How to Teach Swim Lessons for Kids

from wikiHow – The How to Manual That You Can Edit

When it comes to teaching swimming lessons, there are some basic
guidelines that every experienced swim instructor follows. Whether they
do it knowingly or naturally, here are some swim lesson basics that
should take place in the process. How to teach kids to swim:

Steps

  1. Safety first. Never turn your back on a beginner. Have a lifeguard or water watcher. Especially if you are teaching a large
    group, use lifejackets. If teaching a small class of preschoolers(4 or
    less), use a progressive flotation device).
  2. Show that you care. Warmly welcome every student. Hold their hand and walk them up to the pool. Hold their hand and walk them back
    to the parents. Tell mom or dad how wonderful they did. This is also a
    good safety practice, especially if the deck is slippery.
  3. Be prepared. “Failing to prepare is preparing to fail.” Always have a Lesson plan with both age appropriate skills and progressions.
  4. Always create a positive environment. First and foremost, the backbone of your approach be positive. Every class should be dominated
    by smiles and laughter, lots of praise and positive feedback !
  5. Use practical skill progressions. Skills should be broken down from easy to hard, or simple to complex. At Swim Lessons University, we
    include skill progressions that have been tested and tried right in the
    laminated swim lessons plans for you
  6. Sandwich “corrections” with complements. Complement, correct, complement. A great technique. At the very least, complement twice as
    much as you correct.
  7. Teach age appropriate skills. This is all about curriculum and having a good one. Far too often teachers get bored teaching a skill so
    they jump to something else. Big mistake. Learning is a process, not
    an event. Go through the progressions and be patient.
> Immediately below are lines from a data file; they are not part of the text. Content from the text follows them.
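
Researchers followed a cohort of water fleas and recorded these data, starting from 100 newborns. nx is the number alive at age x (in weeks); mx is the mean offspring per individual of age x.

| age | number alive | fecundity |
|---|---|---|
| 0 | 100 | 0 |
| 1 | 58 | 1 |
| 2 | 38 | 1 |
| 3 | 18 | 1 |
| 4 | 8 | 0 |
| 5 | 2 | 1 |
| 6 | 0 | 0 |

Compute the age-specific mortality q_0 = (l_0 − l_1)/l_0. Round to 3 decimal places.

0.420

lx = nx/n0 = nx/100: 1, 0.58, 0.38, 0.18, 0.08, 0.02, 0
q_0 = (l_0 − l_1) / l_0 = (1 − 0.58) / 1
     = 0.42 / 1 = 0.42 → 0.420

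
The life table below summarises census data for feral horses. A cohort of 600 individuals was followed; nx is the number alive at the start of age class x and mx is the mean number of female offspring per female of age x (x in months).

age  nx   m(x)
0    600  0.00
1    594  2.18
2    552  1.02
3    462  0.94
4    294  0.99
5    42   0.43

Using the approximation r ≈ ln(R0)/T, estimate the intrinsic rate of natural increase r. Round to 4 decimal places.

0.7665

lx = nx/n0 = nx/600: 1, 0.99, 0.92, 0.77, 0.49, 0.07
R0 = Σ lx·mx = 0 + 2.1582 + 0.9384 + 0.7238 + 0.4851 + 0.0301 = 4.3356
Σ x·lx·mx = 8.2973; T = 8.2973/4.3356 = 1.91376…
r ≈ ln(R0)/T = ln(4.3356)/1.91376… = 0.76648… → 0.7665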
  8. Child focused first. Skills second. NEVER put mastering a skill ahead of the child’s well-being and happiness. A child must love to
    learn first, before he/she can learn to swim. By forcing skills or
    progressions on a child before he/she is ready, you may turn a child off
    to swim lessons all together.
  9. Use skill appropriate swim lesson equipment. Kickboards, for example, are wonderful tools. But for three and four year olds
    especially, you many want to substitute a noodle first and then graduate
    them to a kickboard once they mastered kicking with the noodle.
    Kickboards, noodles, and barbells are the primary learn to swim tools I
    recommend (along with some toys and props for our preschool swim lesson
    activities).
  10. For preschoolers, use more of an activity-oriented approach. Children 5 and under (especially 3’s & 4’s) NEED a different
    approach than what is traditionally done for older children. The key
    with preschoolers is to keep the lesson engaging and redirect their
    attention by making learning like play.
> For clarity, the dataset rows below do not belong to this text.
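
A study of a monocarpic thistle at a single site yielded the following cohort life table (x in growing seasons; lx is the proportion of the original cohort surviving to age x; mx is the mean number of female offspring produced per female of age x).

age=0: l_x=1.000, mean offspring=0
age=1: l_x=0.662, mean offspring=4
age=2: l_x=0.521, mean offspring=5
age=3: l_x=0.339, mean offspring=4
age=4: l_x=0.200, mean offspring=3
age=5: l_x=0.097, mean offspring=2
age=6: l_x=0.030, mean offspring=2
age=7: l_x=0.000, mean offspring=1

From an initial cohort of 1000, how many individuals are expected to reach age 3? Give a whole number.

339

Expected survivors = N0 · l_3 = 1000 × 0.339 = 339 → 339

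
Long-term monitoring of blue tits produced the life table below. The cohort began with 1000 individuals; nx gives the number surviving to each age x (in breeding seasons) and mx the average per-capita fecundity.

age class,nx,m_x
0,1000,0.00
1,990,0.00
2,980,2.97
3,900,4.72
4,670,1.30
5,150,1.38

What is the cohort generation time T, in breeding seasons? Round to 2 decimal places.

lx = nx/n0 = nx/1000: 1, 0.99, 0.98, 0.9, 0.67, 0.15
lx·mx: 0, 0, 2.9106, 4.248, 0.871, 0.207 → R0 = 8.2366
x·lx·mx: 0, 0, 5.8212, 12.744, 3.484, 1.035 → Σ = 23.0842
T = 23.0842 / 8.2366 = 2.802637… → 2.80

2.80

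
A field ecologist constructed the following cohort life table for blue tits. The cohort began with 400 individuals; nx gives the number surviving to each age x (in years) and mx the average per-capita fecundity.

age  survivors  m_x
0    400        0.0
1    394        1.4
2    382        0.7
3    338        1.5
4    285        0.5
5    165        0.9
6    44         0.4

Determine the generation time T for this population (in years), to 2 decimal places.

lx = nx/n0 = nx/400: 1, 0.985, 0.955, 0.845, 0.7125, 0.4125, 0.11
lx·mx: 0, 1.379, 0.6685, 1.2675, 0.35625, 0.37125, 0.044 → R0 = 4.0865
x·lx·mx: 0, 1.379, 1.337, 3.8025, 1.425, 1.85625, 0.264 → Σ = 10.06375
T = 10.06375 / 4.0865 = 2.462682… → 2.46

2.46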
  11. Praise effort! Children aren’t always going to pick up a new skill. It’s extremely important that we praise effort as well as skill
    mastery. After all, when a skill comes naturally, children don’t learn
    lifelong habits like persistence and work ethic. On the other hand, if
    they have to work for it a little bit and don’t get discouraged, they
    do learn the invaluable characteristics of determination and
    perseverance.
  12. Make learning like play. Have fun! If it’s fun, your students will want to come back and develop a life long love affair with the
    water.
  13. Educate parents on the importance of learning to swim, and at the same time, stress that there is no such thing as drownproofing.
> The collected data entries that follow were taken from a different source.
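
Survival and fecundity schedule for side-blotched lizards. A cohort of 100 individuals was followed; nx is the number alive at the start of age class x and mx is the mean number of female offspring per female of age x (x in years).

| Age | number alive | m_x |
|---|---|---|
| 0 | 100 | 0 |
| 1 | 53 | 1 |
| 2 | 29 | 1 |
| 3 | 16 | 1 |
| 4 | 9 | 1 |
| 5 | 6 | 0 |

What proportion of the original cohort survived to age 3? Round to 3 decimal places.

0.160

l_3 = n_3/n_0 = 16/100 = 0.16 → 0.160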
  14. Act like a professional. Dress for success, arrive early, stay on schedule, keep your equipment and props neatly organized on deck (don’t
    allow stuff to be floating all over the pool), and avoid talking about
    personal issues.
Follow these Swim Lessons Basics tips for swimming instructors and earn the respect of everyone you
encounter, while you teach a skill that could save a child’s life.